Path-Specific Rules with .claude/rules/
Scoping Claude behavior to specific file patterns using .claude/rules/ with YAML frontmatter glob paths. When to use path-specific rules vs directory CLAUDE.md, glob pattern syntax, and strategies for reducing irrelevant context.
Quick Reference
- →Rules files live in .claude/rules/ and are plain Markdown with optional YAML frontmatter
- →The paths field in frontmatter takes an array of glob patterns that determine when the rule loads
- →Rules without a paths field load unconditionally -- they behave like additional project-level CLAUDE.md
- →Glob patterns use standard syntax: ** matches any directory depth, * matches any filename
- →Rules load dynamically when Claude edits files matching the glob patterns
- →Path-specific rules reduce token waste by loading only when relevant files are being edited
- →Use glob patterns for cross-cutting concerns (tests, configs) spread across many directories
- →Use directory CLAUDE.md for rules that apply to all files within a specific subtree
- →Multiple rules files can match the same file -- their instructions are merged additively
- →Rules are committed to git and shared with the team, just like project-level CLAUDE.md
Why Path-Specific Rules?
Not every rule applies to every file. Testing conventions matter when writing tests, but waste context tokens when editing a database migration. Terraform style guides are irrelevant when working on React components. Path-specific rules solve this by loading instructions conditionally based on which files Claude is currently editing.
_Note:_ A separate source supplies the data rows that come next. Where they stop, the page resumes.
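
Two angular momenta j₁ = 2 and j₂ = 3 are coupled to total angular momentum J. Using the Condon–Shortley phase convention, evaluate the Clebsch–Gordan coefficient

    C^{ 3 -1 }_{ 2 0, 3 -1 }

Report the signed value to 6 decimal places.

-0.387298  (= −√(3/20))

j₁+j₂−J=2  J+j₁−j₂=2  J−j₁+j₂=4  j₁+j₂+J+1=9
(j₁±m₁, j₂±m₂, J±M) = (2,2,2,4,2,4)
P² = 256/15
sum k=0..2:
  [0] +1/16 = 1/16
  [1] −1/6 = -1/6
  [2] +1/96 = 1/96
S = -3/32
C² = P²·S² = 3/20 ; C = -0.387298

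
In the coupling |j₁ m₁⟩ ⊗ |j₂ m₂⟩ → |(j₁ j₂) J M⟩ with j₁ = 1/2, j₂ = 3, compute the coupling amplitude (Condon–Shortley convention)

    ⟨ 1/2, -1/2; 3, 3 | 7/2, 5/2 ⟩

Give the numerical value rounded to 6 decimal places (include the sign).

√[8·0!1!6!/8! · 0!1!6!0!6!1!] = √(518400/7)
  +(−1)^0/∏(0,0,1,6,0,0)! = 1/720  (running 1/720)
⟨..|..⟩ = √(518400/7)·(1/720) = +0.377964

+√(1/7) ≈ +0.377964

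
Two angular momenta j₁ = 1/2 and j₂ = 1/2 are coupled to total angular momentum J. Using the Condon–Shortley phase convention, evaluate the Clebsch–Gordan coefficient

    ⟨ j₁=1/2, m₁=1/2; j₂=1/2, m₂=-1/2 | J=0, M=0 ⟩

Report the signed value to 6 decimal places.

triangle: 1!×0!×0!/2! = 1/2
(j±m)!: 1!×0!×0!×1!×0!×0! = 1
prefactor² = (2J+1)×Δ×N² = 1/2
  k=0: +1/(0!×1!×0!×0!×0!×0!) = 1
Σ = 1  ⇒  CG² = 1/2×1² = 1/2
CG = +√(1/2) = +0.707107

+√(1/2) ≈ +0.707107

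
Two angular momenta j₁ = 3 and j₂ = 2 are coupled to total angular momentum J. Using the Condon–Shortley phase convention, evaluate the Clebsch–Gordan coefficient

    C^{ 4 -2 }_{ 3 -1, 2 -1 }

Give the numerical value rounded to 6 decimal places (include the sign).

+0.188982  (= +√(1/28))

triangle: 1!×5!×3!/10! = 720/3628800
(j±m)!: 2!×4!×1!×3!×2!×6! = 414720
prefactor² = (2J+1)×Δ×N² = 5184/7
  k=0: +1/(0!×1!×4!×1!×1!×2!) = 1/48
  k=1: −1/(1!×0!×3!×0!×2!×3!) = -1/72
Σ = 1/144  ⇒  CG² = 5184/7×1/144² = 1/28
CG = +√(1/28) = +0.188982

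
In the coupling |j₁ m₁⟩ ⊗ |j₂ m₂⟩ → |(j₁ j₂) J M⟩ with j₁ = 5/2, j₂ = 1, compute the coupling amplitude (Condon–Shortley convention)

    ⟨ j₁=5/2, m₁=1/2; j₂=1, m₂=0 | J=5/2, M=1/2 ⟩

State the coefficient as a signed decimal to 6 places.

+√(1/35) ≈ +0.169031

triangle: 1!*4!*1!/7! = 24/5040
(j±m)!: 3!*2!*1!*1!*3!*2! = 144
prefactor² = (2J+1)*Δ*N² = 144/35
  k=0: +1/(0!*1!*2!*1!*2!*0!) = 1/4
  k=1: −1/(1!*0!*1!*0!*3!*1!) = -1/6
Σ = 1/12  ⇒  CG² = 144/35*1/12² = 1/35
CG = +√(1/35) = +0.169031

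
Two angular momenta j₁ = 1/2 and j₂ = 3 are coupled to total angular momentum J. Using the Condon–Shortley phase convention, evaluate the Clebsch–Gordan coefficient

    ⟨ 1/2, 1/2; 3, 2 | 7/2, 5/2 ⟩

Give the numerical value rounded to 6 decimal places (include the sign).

+0.925820

√[8·0!1!6!/8! · 1!0!5!1!6!1!] = √(86400/7)
  +(−1)^0/∏(0,0,0,5,1,1)! = 1/120  (running 1/120)
⟨..|..⟩ = √(86400/7)·(1/120) = +0.925820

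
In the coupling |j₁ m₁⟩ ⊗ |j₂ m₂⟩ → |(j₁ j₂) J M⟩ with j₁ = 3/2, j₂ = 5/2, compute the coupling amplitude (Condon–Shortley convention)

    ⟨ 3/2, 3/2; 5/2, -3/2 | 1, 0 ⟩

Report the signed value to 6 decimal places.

triangle: 3!×0!×2!/6! = 12/720
(j±m)!: 3!×0!×1!×4!×1!×1! = 144
prefactor² = (2J+1)×Δ×N² = 36/5
  k=0: +1/(0!×3!×0!×1!×0!×1!) = 1/6
Σ = 1/6  ⇒  CG² = 36/5×1/6² = 1/5
CG = +√(1/5) = +0.447214

+√(1/5) = +0.447214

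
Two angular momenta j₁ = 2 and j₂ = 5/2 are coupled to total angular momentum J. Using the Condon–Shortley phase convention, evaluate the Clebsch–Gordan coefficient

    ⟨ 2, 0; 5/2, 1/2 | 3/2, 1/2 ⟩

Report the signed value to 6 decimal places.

+0.239046

√[4·3!1!2!/7! · 2!2!3!2!2!1!] = √(32/35)
  +(−1)^1/∏(1,2,1,2,0,0)! = -1/4  (running -1/4)
  +(−1)^2/∏(2,1,0,1,1,1)! = 1/2  (running 1/4)
⟨..|..⟩ = √(32/35)·(1/4) = +0.239046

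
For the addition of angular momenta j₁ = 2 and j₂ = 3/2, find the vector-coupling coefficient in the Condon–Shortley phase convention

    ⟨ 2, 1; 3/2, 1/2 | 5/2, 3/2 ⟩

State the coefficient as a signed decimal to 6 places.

√[6·1!3!2!/7! · 3!1!2!1!4!1!] = √(144/35)
  +(−1)^0/∏(0,1,1,2,2,0)! = 1/4  (running 1/4)
  +(−1)^1/∏(1,0,0,1,3,1)! = -1/6  (running 1/12)
⟨..|..⟩ = √(144/35)·(1/12) = +0.169031

+0.169031  (= +√(1/35))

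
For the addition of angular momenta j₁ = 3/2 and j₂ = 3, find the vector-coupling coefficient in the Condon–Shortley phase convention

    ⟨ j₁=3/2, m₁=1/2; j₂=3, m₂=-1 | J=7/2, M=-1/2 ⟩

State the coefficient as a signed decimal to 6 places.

j₁+j₂−J=1  J+j₁−j₂=2  J−j₁+j₂=5  j₁+j₂+J+1=9
(j₁±m₁, j₂±m₂, J±M) = (2,1,2,4,3,4)
P² = 512/7
sum k=0..1:
  [0] +1/12 = 1/12
  [1] −1/48 = -1/48
S = 1/16
C² = P²·S² = 2/7 ; C = +0.534522

+√(2/7) = +0.534522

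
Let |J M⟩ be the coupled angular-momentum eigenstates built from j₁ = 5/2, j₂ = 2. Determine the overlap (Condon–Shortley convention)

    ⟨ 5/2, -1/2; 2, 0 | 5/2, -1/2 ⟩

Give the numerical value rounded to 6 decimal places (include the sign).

-0.478091  (= −√(8/35))

triangle: 2!×3!×2!/8! = 24/40320
(j±m)!: 2!×3!×2!×2!×2!×3! = 576
prefactor² = (2J+1)×Δ×N² = 72/35
  k=0: +1/(0!×2!×3!×2!×0!×0!) = 1/24
  k=1: −1/(1!×1!×2!×1!×1!×1!) = -1/2
  k=2: +1/(2!×0!×1!×0!×2!×2!) = 1/8
Σ = -1/3  ⇒  CG² = 72/35×(-1/3)² = 8/35
CG = −√(8/35) = -0.478091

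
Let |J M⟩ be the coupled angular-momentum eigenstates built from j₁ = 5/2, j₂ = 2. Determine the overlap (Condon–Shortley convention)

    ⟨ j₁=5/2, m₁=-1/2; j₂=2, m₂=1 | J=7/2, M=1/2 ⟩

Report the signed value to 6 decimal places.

j₁+j₂−J=1  J+j₁−j₂=4  J−j₁+j₂=3  j₁+j₂+J+1=9
(j₁±m₁, j₂±m₂, J±M) = (2,3,3,1,4,3)
P² = 1152/35
sum k=0..1:
  [0] +1/36 = 1/36
  [1] −1/8 = -1/8
S = -7/72
C² = P²·S² = 14/45 ; C = -0.557773

-0.557773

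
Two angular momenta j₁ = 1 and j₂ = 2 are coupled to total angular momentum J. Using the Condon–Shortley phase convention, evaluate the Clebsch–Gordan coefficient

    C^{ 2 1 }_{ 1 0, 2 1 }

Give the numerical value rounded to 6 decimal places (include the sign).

j₁+j₂−J=1  J+j₁−j₂=1  J−j₁+j₂=3  j₁+j₂+J+1=6
(j₁±m₁, j₂±m₂, J±M) = (1,1,3,1,3,1)
P² = 3/2
sum k=0..1:
  [0] +1/6 = 1/6
  [1] −1/2 = -1/2
S = -1/3
C² = P²·S² = 1/6 ; C = -0.408248

-0.408248  (= −√(1/6))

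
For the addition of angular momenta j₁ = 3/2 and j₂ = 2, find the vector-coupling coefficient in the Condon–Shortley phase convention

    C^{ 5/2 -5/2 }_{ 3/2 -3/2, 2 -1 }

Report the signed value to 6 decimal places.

triangle: 1!·2!·3!/7! = 12/5040
(j±m)!: 0!·3!·1!·3!·0!·5! = 4320
prefactor² = (2J+1)·Δ·N² = 432/7
  k=1: −1/(1!·0!·2!·0!·0!·3!) = -1/12
Σ = -1/12  ⇒  CG² = 432/7·(-1/12)² = 3/7
CG = −√(3/7) = -0.654654

-0.654654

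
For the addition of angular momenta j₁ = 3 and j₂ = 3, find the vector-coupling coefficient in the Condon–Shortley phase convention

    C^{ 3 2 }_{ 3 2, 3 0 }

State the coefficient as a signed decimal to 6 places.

−√(1/6) = -0.408248

√[7·3!3!3!/10! · 5!1!3!3!5!1!] = √(216)
  +(−1)^0/∏(0,3,1,3,2,0)! = 1/72  (running 1/72)
  +(−1)^1/∏(1,2,0,2,3,1)! = -1/24  (running -1/36)
⟨..|..⟩ = √(216)·(-1/36) = -0.408248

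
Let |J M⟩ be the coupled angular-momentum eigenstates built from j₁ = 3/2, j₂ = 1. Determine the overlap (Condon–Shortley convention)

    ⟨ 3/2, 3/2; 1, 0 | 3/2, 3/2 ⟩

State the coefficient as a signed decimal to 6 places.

+√(3/5) ≈ +0.774597

triangle: 1!*2!*1!/5! = 2/120
(j±m)!: 3!*0!*1!*1!*3!*0! = 36
prefactor² = (2J+1)*Δ*N² = 12/5
  k=0: +1/(0!*1!*0!*1!*2!*0!) = 1/2
Σ = 1/2  ⇒  CG² = 12/5*1/2² = 3/5
CG = +√(3/5) = +0.774597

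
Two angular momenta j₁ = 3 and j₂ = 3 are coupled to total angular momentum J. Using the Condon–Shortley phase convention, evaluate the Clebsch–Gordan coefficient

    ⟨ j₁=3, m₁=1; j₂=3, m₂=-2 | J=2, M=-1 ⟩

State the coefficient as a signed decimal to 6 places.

triangle: 4!*2!*2!/9! = 96/362880
(j±m)!: 4!*2!*1!*5!*1!*3! = 34560
prefactor² = (2J+1)*Δ*N² = 320/7
  k=0: +1/(0!*4!*2!*1!*0!*1!) = 1/48
  k=1: −1/(1!*3!*1!*0!*1!*2!) = -1/12
Σ = -1/16  ⇒  CG² = 320/7*(-1/16)² = 5/28
CG = −√(5/28) = -0.422577

-0.422577  (= −√(5/28))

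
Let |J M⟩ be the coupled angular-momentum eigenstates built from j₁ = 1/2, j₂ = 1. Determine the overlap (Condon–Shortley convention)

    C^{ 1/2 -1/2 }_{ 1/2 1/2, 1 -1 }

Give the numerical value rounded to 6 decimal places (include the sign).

+0.816497  (= +√(2/3))

j₁+j₂−J=1  J+j₁−j₂=0  J−j₁+j₂=1  j₁+j₂+J+1=3
(j₁±m₁, j₂±m₂, J±M) = (1,0,0,2,0,1)
P² = 2/3
sum k=0..0:
  [0] +1/1 = 1
S = 1
C² = P²·S² = 2/3 ; C = +0.816497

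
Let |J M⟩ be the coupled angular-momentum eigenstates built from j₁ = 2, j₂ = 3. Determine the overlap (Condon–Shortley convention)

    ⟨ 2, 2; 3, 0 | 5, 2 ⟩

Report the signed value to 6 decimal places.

+0.408248

triangle: 0!*4!*6!/11! = 17280/39916800
(j±m)!: 4!*0!*3!*3!*7!*3! = 26127360
prefactor² = (2J+1)*Δ*N² = 124416
  k=0: +1/(0!*0!*0!*3!*4!*3!) = 1/864
Σ = 1/864  ⇒  CG² = 124416*1/864² = 1/6
CG = +√(1/6) = +0.408248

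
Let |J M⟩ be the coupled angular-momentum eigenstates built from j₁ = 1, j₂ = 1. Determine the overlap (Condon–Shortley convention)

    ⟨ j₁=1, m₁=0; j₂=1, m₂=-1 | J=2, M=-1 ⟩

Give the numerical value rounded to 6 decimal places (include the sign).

j₁+j₂−J=0  J+j₁−j₂=2  J−j₁+j₂=2  j₁+j₂+J+1=5
(j₁±m₁, j₂±m₂, J±M) = (1,1,0,2,1,3)
P² = 2
sum k=0..0:
  [0] +1/2 = 1/2
S = 1/2
C² = P²·S² = 1/2 ; C = +0.707107

+√(1/2) ≈ +0.707107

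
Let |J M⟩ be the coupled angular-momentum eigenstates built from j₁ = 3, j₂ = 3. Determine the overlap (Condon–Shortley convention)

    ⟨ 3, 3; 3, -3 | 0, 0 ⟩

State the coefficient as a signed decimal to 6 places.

√[1·6!0!0!/7! · 6!0!0!6!0!0!] = √(518400/7)
  +(−1)^0/∏(0,6,0,0,0,0)! = 1/720  (running 1/720)
⟨..|..⟩ = √(518400/7)·(1/720) = +0.377964

+√(1/7) = +0.377964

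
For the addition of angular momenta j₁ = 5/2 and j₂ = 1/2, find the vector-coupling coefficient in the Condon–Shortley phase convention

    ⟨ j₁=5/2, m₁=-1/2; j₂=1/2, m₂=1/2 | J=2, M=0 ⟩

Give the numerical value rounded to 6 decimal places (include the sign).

j₁+j₂−J=1  J+j₁−j₂=4  J−j₁+j₂=0  j₁+j₂+J+1=6
(j₁±m₁, j₂±m₂, J±M) = (2,3,1,0,2,2)
P² = 8
sum k=1..1:
  [1] −1/4 = -1/4
S = -1/4
C² = P²·S² = 1/2 ; C = -0.707107

-0.707107  (= −√(1/2))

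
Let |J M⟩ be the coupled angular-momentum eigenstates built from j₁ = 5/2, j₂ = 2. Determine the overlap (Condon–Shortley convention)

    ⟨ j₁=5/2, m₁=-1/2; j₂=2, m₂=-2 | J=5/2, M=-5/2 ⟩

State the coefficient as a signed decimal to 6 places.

+√(3/14) ≈ +0.462910

√[6·2!3!2!/8! · 2!3!0!4!0!5!] = √(864/7)
  +(−1)^0/∏(0,2,3,0,0,2)! = 1/24  (running 1/24)
⟨..|..⟩ = √(864/7)·(1/24) = +0.462910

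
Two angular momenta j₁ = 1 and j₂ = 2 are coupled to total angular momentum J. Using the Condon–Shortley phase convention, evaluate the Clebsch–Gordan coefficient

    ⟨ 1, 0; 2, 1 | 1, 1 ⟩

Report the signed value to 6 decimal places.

triangle: 2!*0!*2!/5! = 4/120
(j±m)!: 1!*1!*3!*1!*2!*0! = 12
prefactor² = (2J+1)*Δ*N² = 6/5
  k=1: −1/(1!*1!*0!*2!*0!*0!) = -1/2
Σ = -1/2  ⇒  CG² = 6/5*(-1/2)² = 3/10
CG = −√(3/10) = -0.547723

-0.547723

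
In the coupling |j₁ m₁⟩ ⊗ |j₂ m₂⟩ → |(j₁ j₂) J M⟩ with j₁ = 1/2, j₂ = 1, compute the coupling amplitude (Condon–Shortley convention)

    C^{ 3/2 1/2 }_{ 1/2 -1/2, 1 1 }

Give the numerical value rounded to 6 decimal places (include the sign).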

Without path-specific rules, you have two suboptimal choices: (1) put everything in the root CLAUDE.md and consume tokens on every turn regardless of relevance, or (2) create directory-level CLAUDE.md files, which only work for rules scoped to a single directory tree. Path-specific rules give you a third option: rules that activate based on glob patterns, regardless of where matching files live in the directory structure.
Test files (*.test.ts) are scattered across src/auth/, src/api/, src/utils/, and dozens of other directories. A directory-level CLAUDE.md cannot cover them all without duplication. A single .claude/rules/testing.md with paths: ['**/*.test.ts'] covers every test file in the entire project.